MACÁRIO — (Entrando da direita alta.) Que diabo de berra­ria é essa, Ambrósio?...Parece que está aqui um boi!

AMBRÓSIO — (Rindo.) Boi! Não era boi, não, patrão. Era eu.

MACÁRIO — Que eras tu, sei eu, animal! Mas por que berravas assim?

AMBRÓSIO — Eu não berrava, patrão; estava chorando...

MACÁRIO — Mas chorando por que, estafermo?

AMBRÓSIO- (Rindo.) Eu estava chorando por uma coi­sa, patrão...

MACÁRIO — Que coisa?

AMBRÓSIO — (Chorando.) O patrão não se zanga comi­go, não?

MACÁRIO — Não me zango não. Fala, estúpido!

AMBRÓSIO — (Rindo.) Estúpido!... Ai! ai! Estou apaixo­nado, patrão!

MACÁRIO — (Pasmo.) A... a... apaixonado!

AMBRÓSIO — (Imitando-o.) A...a...apaixonado!... Sim, pa­trão, eu estou doido!

MACÁRIO — (Passando.) Doido, não; idiota, pateta!

AMBRÓSIO — (Rindo.) Idiota, não; pateta, doido!

MACÁRIO — Mas apaixonado, por quem?

AMBRÓSIO — Por uma moça.. (Avançando.) Ui! quando penso nela, fico danado!

MACÁRIO — (Recuando, com medo.) Está bom... Guarda isso para depois, rapaz... guarda isso para depois...

AMBRÓSIO — O patrão teve medo?

MACÁRIO- (Arrogante.) Medo!... Pois eu lá tenho medo de coisa alguma!...

AMBRÓSIO — (Dando um grito e correndo a ele.) Vou ma­tar-te!

MACÁRIO — (Correndo para trás do sofá, com voz trêmula.) Oh! Ambrósio... oh! rapaz... toma cuidado... Se estás doido varrido, dize-o de uma vez... não me enganes...

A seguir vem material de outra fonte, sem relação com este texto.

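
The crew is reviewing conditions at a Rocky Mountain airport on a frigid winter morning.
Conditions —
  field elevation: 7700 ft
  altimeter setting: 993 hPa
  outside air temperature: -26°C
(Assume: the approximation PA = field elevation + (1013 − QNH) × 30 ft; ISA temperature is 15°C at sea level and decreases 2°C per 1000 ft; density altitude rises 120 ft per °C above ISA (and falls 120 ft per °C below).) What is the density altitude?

5372 ft

Pressure altitude = 7700 + (1013 − 993) × 30 = 7700 + (+600) = 8300 ft.
ISA temperature at 8300 ft = 15 − 2 × (8300/1000) = -1.6°C.
ISA deviation = -26 − (-1.6) = -24.4°C.
Density altitude = 8300 + 120 × (-24.4) = 5372 ft.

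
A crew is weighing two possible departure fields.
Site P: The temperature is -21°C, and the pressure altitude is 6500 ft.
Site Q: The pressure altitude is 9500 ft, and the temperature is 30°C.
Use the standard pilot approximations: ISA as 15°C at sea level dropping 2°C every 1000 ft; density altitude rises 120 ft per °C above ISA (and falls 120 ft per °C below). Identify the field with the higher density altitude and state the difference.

Site P: ISA temp = 2°C, deviation -23°C, DA = 6500 + 120 × (-23) = 3740 ft.
Site Q: ISA temp = -4°C, deviation +34°C, DA = 9500 + 120 × 34 = 13580 ft.
Site Q is higher by 13580 − 3740 = 9840 ft.

Site Q by 9840 ft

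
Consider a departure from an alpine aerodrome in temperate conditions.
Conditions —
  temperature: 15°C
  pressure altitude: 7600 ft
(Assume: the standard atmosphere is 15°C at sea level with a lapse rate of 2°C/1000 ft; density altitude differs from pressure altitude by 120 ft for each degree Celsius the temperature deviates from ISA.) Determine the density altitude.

ISA temperature at 7600 ft = 15 − 2 × (7600/1000) = -0.2°C.
ISA deviation = 15 − (-0.2) = +15.2°C.
Density altitude = 7600 + 120 × (15.2) = 7600 + (+1824) = 9424 ft.

9424 ft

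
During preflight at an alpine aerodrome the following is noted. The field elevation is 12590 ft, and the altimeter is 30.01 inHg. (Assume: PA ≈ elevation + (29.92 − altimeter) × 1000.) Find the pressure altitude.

Pressure correction = (29.92 − 30.01) × 1000 = -90 ft.
Pressure altitude = 12590 + (-90) = 12500 ft.

12500 ft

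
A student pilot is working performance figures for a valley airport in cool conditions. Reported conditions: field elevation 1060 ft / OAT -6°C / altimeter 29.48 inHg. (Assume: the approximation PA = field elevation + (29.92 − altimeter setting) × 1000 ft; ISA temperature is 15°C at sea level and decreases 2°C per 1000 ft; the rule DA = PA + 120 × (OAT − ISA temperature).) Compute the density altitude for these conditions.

-660 ft

Pressure altitude = 1060 + (29.92 − 29.48) × 1000 = 1060 + (+440) = 1500 ft.
ISA temperature at 1500 ft = 15 − 2 × (1500/1000) = 12°C.
ISA deviation = -6 − 12 = -18°C.
Density altitude = 1500 + 120 × (-18) = -660 ft.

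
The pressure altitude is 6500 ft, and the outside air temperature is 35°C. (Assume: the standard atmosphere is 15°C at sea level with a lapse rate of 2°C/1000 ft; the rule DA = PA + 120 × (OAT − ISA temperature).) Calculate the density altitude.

ISA temperature at 6500 ft = 15 − 2 × (6500/1000) = 2°C.
ISA deviation = 35 − 2 = +33°C.
Density altitude = 6500 + 120 × (33) = 6500 + (+3960) = 10460 ft.

10460 ft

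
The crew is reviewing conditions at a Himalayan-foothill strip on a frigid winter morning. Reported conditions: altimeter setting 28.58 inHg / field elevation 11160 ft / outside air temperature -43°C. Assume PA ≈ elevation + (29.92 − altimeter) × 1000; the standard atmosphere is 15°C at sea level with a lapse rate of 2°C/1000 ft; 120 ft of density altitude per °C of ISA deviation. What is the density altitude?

8540 ft

Pressure altitude = 11160 + (29.92 − 28.58) × 1000 = 11160 + (+1340) = 12500 ft.
ISA temperature at 12500 ft = 15 − 2 × (12500/1000) = -10°C.
ISA deviation = -43 − (-10) = -33°C.
Density altitude = 12500 + 120 × (-33) = 8540 ft.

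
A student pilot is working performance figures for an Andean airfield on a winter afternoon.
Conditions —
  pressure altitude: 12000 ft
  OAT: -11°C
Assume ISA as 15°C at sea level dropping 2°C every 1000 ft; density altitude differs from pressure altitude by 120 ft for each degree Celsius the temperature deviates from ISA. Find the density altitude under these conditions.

ISA temperature at 12000 ft = 15 − 2 × (12000/1000) = -9°C.
ISA deviation = -11 − (-9) = -2°C.
Density altitude = 12000 + 120 × (-2) = 12000 + (-240) = 11760 ft.

11760 ft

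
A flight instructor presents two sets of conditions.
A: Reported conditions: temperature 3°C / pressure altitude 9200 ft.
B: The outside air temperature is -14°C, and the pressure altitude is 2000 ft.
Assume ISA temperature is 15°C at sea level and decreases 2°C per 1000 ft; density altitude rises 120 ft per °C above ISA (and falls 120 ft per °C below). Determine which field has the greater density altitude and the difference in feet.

A by 10968 ft

A: ISA temp = -3.4°C, deviation +6.4°C, DA = 9200 + 120 × 6.4 = 9968 ft.
B: ISA temp = 11°C, deviation -25°C, DA = 2000 + 120 × (-25) = -1000 ft.
A is higher by 9968 − (-1000) = 10968 ft.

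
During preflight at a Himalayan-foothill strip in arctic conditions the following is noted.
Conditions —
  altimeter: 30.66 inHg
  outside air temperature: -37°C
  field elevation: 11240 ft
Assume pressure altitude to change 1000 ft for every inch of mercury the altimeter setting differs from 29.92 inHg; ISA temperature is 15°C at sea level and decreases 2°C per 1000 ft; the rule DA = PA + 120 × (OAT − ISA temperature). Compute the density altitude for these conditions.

Pressure altitude = 11240 + (29.92 − 30.66) × 1000 = 11240 + (-740) = 10500 ft.
ISA temperature at 10500 ft = 15 − 2 × (10500/1000) = -6°C.
ISA deviation = -37 − (-6) = -31°C.
Density altitude = 10500 + 120 × (-31) = 6780 ft.

6780 ft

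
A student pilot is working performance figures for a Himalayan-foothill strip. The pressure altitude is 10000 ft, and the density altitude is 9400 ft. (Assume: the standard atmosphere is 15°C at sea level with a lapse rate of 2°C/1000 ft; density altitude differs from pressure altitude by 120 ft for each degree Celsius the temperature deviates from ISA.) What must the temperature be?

Density altitude − pressure altitude = 9400 − 10000 = -600 ft.
At 120 ft/°C that is an ISA deviation of -600/120 = -5°C.
ISA temperature at 10000 ft = 15 − 2 × (10000/1000) = -5°C.
OAT = ISA + deviation = -5 + (-5) = -10°C.

-10°C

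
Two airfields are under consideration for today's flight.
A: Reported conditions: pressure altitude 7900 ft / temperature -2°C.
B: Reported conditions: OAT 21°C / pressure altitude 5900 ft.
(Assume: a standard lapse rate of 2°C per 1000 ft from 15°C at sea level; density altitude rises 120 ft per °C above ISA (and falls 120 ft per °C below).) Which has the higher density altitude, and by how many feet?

B by 280 ft

A: ISA temp = -0.8°C, deviation -1.2°C, DA = 7900 + 120 × (-1.2) = 7756 ft.
B: ISA temp = 3.2°C, deviation +17.8°C, DA = 5900 + 120 × 17.8 = 8036 ft.
B is higher by 8036 − 7756 = 280 ft.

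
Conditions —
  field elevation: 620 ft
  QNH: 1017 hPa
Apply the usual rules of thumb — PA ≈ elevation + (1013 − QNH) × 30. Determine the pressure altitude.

500 ft

Pressure correction = (1013 − 1017) × 30 = -120 ft.
Pressure altitude = 620 + (-120) = 500 ft.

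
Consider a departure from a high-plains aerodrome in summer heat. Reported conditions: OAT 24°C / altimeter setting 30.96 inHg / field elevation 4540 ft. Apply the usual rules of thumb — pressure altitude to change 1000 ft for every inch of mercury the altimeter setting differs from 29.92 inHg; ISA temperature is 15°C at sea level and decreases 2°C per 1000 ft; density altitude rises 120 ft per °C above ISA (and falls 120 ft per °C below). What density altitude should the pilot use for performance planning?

5420 ft

Pressure altitude = 4540 + (29.92 − 30.96) × 1000 = 4540 + (-1040) = 3500 ft.
ISA temperature at 3500 ft = 15 − 2 × (3500/1000) = 8°C.
ISA deviation = 24 − 8 = +16°C.
Density altitude = 3500 + 120 × (16) = 5420 ft.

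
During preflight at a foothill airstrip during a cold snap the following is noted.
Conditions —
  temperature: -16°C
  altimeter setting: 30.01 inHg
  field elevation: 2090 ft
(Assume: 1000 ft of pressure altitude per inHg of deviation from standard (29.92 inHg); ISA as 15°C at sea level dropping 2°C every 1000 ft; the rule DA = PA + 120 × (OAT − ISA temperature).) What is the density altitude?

Pressure altitude = 2090 + (29.92 − 30.01) × 1000 = 2090 + (-90) = 2000 ft.
ISA temperature at 2000 ft = 15 − 2 × (2000/1000) = 11°C.
ISA deviation = -16 − 11 = -27°C.
Density altitude = 2000 + 120 × (-27) = -1240 ft.

-1240 ft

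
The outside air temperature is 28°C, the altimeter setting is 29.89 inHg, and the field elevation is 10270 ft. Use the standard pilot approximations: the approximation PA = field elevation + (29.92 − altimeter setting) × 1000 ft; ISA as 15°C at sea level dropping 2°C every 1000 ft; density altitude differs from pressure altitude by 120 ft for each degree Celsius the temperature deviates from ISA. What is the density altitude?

Pressure altitude = 10270 + (29.92 − 29.89) × 1000 = 10270 + (+30) = 10300 ft.
ISA temperature at 10300 ft = 15 − 2 × (10300/1000) = -5.6°C.
ISA deviation = 28 − (-5.6) = +33.6°C.
Density altitude = 10300 + 120 × (33.6) = 14332 ft.

14332 ft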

AMBRÓSIO — (Rindo-se.) Ué!... O patrão disse que não tinha medo!...

MACÁRIO — (Ainda trêmulo.) Pois sim; mas isto não é modo de brincar... (À parte.) Puxa! Não fiz o susto com um quilo de sabão! (Alto.) Mas dize-me, rapaz, quem é a moça?

AMBRÓSIO — Não digo, não. O patrão é capaz de me vir aos queixos...

MACÁRIO — (Saindo, ainda receoso, de trás do sofá.) Des­cansa, que tenho mais que fazer.

AMBRÓSIO — O patrão não me puxa as orelhas?

MACÁRIO — (Sempre receoso.) Não! Fica tranquilo.

AMBRÓSIO — E promete guardar segredo?

MACÁRIO — Sem dúvida.

AMBRÓSIO — E jura não dizer nada a ninguém?

MACÁRIO — (Avançando.) Oh! cara de todos os bichos!... Estás caçoando comigo?

AMBRÓSIO — (Recuando.) Está bom, patrão... não vai a zangar... Eu digo... eu digo...

MACÁRIO — Pois dize de uma vez!

AMBRÓSIO — (Rindo.) A moça que me virou o miolo é...

MACÁRIO — Quem?

AMBRÓSIO — (Chorando.) Mas o patrão não me soca, não?...

MACÁRIO — (Segurando-lhe uma orelha.) Falas ou não fa­las, bruto?

AMBRÓSIO — (Esperneando.) Ai! ai! patrão da minha alma!... Ai! orelha do meu coração!

MACÁRIO — (Deixando-o.) Salta para dentro, mariola!

AMBRÓSIO — (Rindo.) Então o patrão não quer saber?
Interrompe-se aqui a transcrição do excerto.